He who takes medicine and neglects diet wastes the skill of his doctors.
You can’t drug people into being healthy!
Dr Aseem Mahotra
Together with Sir Richard Thompson (the Queen’s doctor from 1984-2005), Aseem spoke in the European Parliament on over medication of the British people and how ineffective much of it is. The bulk of ill health is lifestyle caused and therefore diet can have a strong beneficial effect especially with diseases of insulin resistance like diabetes, heart disease and obesity.
The very inconvenient truth that nobody wants to talk about is that to resolve the obesity crisis, we need to eat less food. And we need to particularly eat less unhealthy food which generally comes in a packet and has a logo on it and is generally owned by a very large multinational corporation.
In a dramatic change of direction, ex-advertising executive (promoting the likes of Coca Cola and McDonalds), Dan is a founder and Chief Executive of Living Loud which aims to help people live longer, healthier and happier lives by overcoming, preventing and managing lifestyle illness. Here’s a piece he wrote comparing the food industry to tobacco and a great article about snacking.
It’s World Obesity Day today.
If diets worked there would be really one diet, everybody would go on it, lose weight and that would be the end of it.
But 95% of diets don’t work (other than short-term). So what’s the answer? Don’t diet, learn to eat well.
Real, fresh food is the solution.
World Obesity Day
Action on Sugar
Obesity poses such a threat to the country that it should be treated as a “national risk” alongside terrorism.
Prof Dame Sally Davies
Chief Medical Officer 2015
Did you know that French kids don’t get fat? They have the lowest levels of childhood obesity in the developed world and it’s the only place where it isn’t rising. Children aren’t educated about nutrition and taught to be anxious about food, they are taught the joy of food and learn to love it.
At home, the family eats together so children develop a taste for real food, not fake ‘children’s food’. Kids don’t snack randomly but learn to wait. Parents don’t use food as bribes or rewards for good behaviour – it’s for pleasure and nourishment.
The French rarely buy ready meals or takeaways. Instead, they spend more than we do on real food, revelling in copious amounts of butter, cheese and cream.

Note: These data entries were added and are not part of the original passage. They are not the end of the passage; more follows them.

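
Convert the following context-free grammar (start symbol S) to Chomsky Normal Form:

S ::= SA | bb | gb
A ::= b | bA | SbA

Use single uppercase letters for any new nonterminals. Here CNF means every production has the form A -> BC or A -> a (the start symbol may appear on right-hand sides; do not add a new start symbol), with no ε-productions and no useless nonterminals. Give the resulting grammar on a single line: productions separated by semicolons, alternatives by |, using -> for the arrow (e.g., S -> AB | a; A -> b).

No ε-productions.
No unit productions to eliminate.
TERM: introduce B -> b, C -> g and substitute in every rule of length ≥2.
BIN: A -> SBA becomes A -> SD, D -> BA.

S -> BB | CB | SA; A -> b | BA | SD; B -> b; C -> g; D -> BA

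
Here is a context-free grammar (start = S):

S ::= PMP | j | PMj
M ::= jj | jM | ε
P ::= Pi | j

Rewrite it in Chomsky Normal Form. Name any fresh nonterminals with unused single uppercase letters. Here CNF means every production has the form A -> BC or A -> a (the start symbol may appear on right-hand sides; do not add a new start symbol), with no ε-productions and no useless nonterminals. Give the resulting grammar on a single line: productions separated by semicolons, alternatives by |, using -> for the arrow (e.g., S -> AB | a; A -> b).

Nullable: {M}; after ε-elimination: S -> j | PP | Pj | PMP | PMj; M -> j | jM | jj; P -> j | Pi.
No unit productions to eliminate.
TERM: introduce B -> i, A -> j and substitute in every rule of length ≥2.
BIN: S -> PMA becomes S -> PC, C -> MA; S -> PMP becomes S -> PD, D -> MP.

S -> j | PA | PC | PD | PP; A -> j; B -> i; C -> MA; D -> MP; M -> j | AA | AM; P -> j | PB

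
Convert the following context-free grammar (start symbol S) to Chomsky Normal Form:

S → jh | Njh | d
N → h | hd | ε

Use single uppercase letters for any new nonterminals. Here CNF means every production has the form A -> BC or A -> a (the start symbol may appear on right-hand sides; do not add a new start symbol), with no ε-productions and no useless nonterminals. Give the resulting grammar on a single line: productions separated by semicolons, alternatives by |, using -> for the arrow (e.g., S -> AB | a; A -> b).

S -> d | CA | ND; A -> h; B -> d; C -> j; D -> CA; N -> h | AB

Nullable: {N}; after ε-elimination: S -> d | jh | Njh; N -> h | hd.
No unit productions to eliminate.
TERM: introduce B -> d, A -> h, C -> j and substitute in every rule of length ≥2.
BIN: S -> NCA becomes S -> ND, D -> CA.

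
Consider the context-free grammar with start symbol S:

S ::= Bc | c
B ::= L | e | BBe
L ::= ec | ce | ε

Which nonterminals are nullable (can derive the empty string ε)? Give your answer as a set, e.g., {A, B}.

Directly nullable (have an ε-rule): {L}.
B is nullable via B -> L (every symbol on the right is already known nullable).
Not nullable: S — each has a terminal in every rule's right-hand side or depends on a non-nullable symbol.

{B, L}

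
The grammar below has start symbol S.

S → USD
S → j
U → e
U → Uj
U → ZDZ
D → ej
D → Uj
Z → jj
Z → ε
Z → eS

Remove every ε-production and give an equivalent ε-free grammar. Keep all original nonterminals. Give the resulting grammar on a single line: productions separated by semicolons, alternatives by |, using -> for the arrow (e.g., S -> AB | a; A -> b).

S -> j | USD; D -> Uj | ej; U -> D | e | DZ | Uj | ZD | ZDZ; Z -> eS | jj

Nullable set: {Z}.
U -> ZDZ: Z, Z nullable, giving D | DZ | ZD | ZDZ.
Drop Z -> ε.
Unchanged (no nullable symbols): S -> USD; S -> j; D -> Uj; D -> ej; U -> Uj; U -> e; Z -> eS; Z -> jj.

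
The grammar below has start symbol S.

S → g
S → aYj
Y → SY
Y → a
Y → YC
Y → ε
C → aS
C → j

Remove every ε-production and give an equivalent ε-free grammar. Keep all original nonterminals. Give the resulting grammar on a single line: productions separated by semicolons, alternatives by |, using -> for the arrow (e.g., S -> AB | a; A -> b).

Nullable set: {Y}.
S -> aYj: Y nullable, giving aYj | aj.
Drop Y -> ε.
Y -> SY: Y nullable, giving S | SY.
Y -> YC: Y nullable, giving C | YC.
Unchanged (no nullable symbols): S -> g; C -> aS; C -> j; Y -> a.

S -> g | aj | aYj; C -> j | aS; Y -> C | S | a | SY | YC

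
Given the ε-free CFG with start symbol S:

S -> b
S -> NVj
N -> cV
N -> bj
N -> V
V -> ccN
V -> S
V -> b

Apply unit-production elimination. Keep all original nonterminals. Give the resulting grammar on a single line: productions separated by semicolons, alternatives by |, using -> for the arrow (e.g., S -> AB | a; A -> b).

S -> b | NVj; N -> b | bj | cV | NVj | ccN; V -> b | NVj | ccN

Unit productions: N->V, V->S.
Unit pairs (A ⇒* B via units): (N,S), (N,V), (V,S).
S: inherits non-unit rules of {S} → NVj | b.
N: inherits non-unit rules of {N, S, V} → NVj | b | bj | cV | ccN.
V: inherits non-unit rules of {S, V} → NVj | b | ccN.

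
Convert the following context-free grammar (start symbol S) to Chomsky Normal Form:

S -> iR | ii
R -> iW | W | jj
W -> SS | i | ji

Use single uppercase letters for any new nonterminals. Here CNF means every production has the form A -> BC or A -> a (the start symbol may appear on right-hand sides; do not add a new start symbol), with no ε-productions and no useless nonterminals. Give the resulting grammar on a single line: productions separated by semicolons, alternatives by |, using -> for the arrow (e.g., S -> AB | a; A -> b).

S -> AA | AR; A -> i; B -> j; R -> i | AW | BA | BB | SS; W -> i | BA | SS

No ε-productions.
After unit-elimination: S -> iR | ii; R -> i | SS | iW | ji | jj; W -> i | SS | ji.
TERM: introduce A -> i, B -> j and substitute in every rule of length ≥2.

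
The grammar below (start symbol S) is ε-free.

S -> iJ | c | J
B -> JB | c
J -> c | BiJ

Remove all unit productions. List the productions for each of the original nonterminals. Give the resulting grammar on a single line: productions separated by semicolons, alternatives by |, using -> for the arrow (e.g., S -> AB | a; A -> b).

S -> c | iJ | BiJ; B -> c | JB; J -> c | BiJ

Unit productions: S->J.
Unit pairs (A ⇒* B via units): (S,J).
S: inherits non-unit rules of {J, S} → BiJ | c | iJ.
B: inherits non-unit rules of {B} → JB | c.
J: inherits non-unit rules of {J} → BiJ | c.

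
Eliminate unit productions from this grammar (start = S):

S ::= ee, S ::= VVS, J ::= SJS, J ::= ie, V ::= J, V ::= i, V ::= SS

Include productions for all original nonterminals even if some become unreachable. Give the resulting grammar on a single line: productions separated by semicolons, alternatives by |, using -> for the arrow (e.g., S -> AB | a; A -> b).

S -> ee | VVS; J -> ie | SJS; V -> i | SS | ie | SJS

Unit productions: V->J.
Unit pairs (A ⇒* B via units): (V,J).
S: inherits non-unit rules of {S} → VVS | ee.
J: inherits non-unit rules of {J} → SJS | ie.
V: inherits non-unit rules of {J, V} → SJS | SS | i | ie.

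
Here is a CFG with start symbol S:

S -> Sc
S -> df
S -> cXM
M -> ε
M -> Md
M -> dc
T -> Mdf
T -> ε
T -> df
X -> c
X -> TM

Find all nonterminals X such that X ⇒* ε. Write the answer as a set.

Directly nullable (have an ε-rule): {M, T}.
X is nullable via X -> TM (every symbol on the right is already known nullable).
Not nullable: S — each has a terminal in every rule's right-hand side or depends on a non-nullable symbol.

{M, T, X}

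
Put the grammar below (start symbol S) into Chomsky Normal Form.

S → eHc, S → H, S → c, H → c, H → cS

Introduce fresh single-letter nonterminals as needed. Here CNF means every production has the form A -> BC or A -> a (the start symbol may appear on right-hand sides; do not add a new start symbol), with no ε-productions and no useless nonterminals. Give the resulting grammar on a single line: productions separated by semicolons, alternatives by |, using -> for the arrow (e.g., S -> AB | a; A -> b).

S -> c | AS | BC; A -> c; B -> e; C -> HA; H -> c | AS

No ε-productions.
After unit-elimination: S -> c | cS | eHc; H -> c | cS.
TERM: introduce A -> c, B -> e and substitute in every rule of length ≥2.
BIN: S -> BHA becomes S -> BC, C -> HA.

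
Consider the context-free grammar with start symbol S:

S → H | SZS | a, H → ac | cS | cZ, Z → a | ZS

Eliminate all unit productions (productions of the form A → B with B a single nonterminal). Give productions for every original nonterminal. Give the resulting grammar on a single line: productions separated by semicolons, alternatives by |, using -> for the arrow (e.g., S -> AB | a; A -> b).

Unit productions: S->H.
Unit pairs (A ⇒* B via units): (S,H).
S: inherits non-unit rules of {H, S} → SZS | a | ac | cS | cZ.
H: inherits non-unit rules of {H} → ac | cS | cZ.
Z: inherits non-unit rules of {Z} → ZS | a.

S -> a | ac | cS | cZ | SZS; H -> ac | cS | cZ; Z -> a | ZS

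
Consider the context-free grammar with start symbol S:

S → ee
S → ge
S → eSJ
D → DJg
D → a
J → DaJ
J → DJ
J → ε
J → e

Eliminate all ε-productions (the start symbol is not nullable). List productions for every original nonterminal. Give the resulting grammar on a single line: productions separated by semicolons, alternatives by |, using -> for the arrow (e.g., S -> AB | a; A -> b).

S -> eS | ee | ge | eSJ; D -> a | Dg | DJg; J -> D | e | DJ | Da | DaJ

Nullable set: {J}.
S -> eSJ: J nullable, giving eS | eSJ.
D -> DJg: J nullable, giving DJg | Dg.
Drop J -> ε.
J -> DJ: J nullable, giving D | DJ.
J -> DaJ: J nullable, giving Da | DaJ.
Unchanged (no nullable symbols): S -> ee; S -> ge; D -> a; J -> e.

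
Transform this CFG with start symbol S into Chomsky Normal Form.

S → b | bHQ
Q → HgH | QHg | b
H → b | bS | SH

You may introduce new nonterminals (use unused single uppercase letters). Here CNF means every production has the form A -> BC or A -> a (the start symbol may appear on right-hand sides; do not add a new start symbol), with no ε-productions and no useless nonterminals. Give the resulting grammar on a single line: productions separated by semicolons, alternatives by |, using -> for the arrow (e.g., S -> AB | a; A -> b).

No ε-productions.
No unit productions to eliminate.
TERM: introduce A -> b, B -> g and substitute in every rule of length ≥2.
BIN: Q -> HBH becomes Q -> HC, C -> BH; Q -> QHB becomes Q -> QD, D -> HB; S -> AHQ becomes S -> AE, E -> HQ.

S -> b | AE; A -> b; B -> g; C -> BH; D -> HB; E -> HQ; H -> b | AS | SH; Q -> b | HC | QD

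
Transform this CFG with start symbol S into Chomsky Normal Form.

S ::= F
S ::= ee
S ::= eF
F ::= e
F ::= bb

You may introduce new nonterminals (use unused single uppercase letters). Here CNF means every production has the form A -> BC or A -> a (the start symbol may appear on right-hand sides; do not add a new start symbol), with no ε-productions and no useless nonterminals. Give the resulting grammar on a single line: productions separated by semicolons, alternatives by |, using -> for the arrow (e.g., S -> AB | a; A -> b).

No ε-productions.
After unit-elimination: S -> e | bb | eF | ee; F -> e | bb.
TERM: introduce A -> b, B -> e and substitute in every rule of length ≥2.

S -> e | AA | BB | BF; A -> b; B -> e; F -> e | AA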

They consistently have the highest levels of saturated fat intake in Europe and the lowest levels of heart disease. It’s termed the French Paradox; how do they get away with it? But actually there is no paradox. Research, including a review last year by Cambridge University of 72 studies, reveals an “absolute lack of evidence that consuming saturated fat leads to heart disease“. Yet the old school dietitians still cling to the notion and only last month, Nigella Lawson was vilified in the paper for using coconut oil in her new cookery book. But the French aren’t doing something mysterious to cheat the death that their diet deserves; their diet does them good. They look at the British eating processed sugar and oil and think we’re mad.
The French government helps too, with tough policies designed to prevent commercial interests damaging the health of its children. Tax on fizzy drinks (Jamie Oliver is campaigning to introduce the same here), health warnings on TV ads for snack foods, incentives for fruit and vegetable producers, no hormone treatment of animals, no vending machines in schools, water only to drink with the children’s 4-course, freshly-prepared school lunches for which they have a 2 hour break! Sounds good to me.
Top tip: Like the French, learn to love real food.
(I wrote this month’s piece a few weeks ago and decided to post it as intended in spite of the recent terrible events. It seems appropriate to celebrate the French at this time.)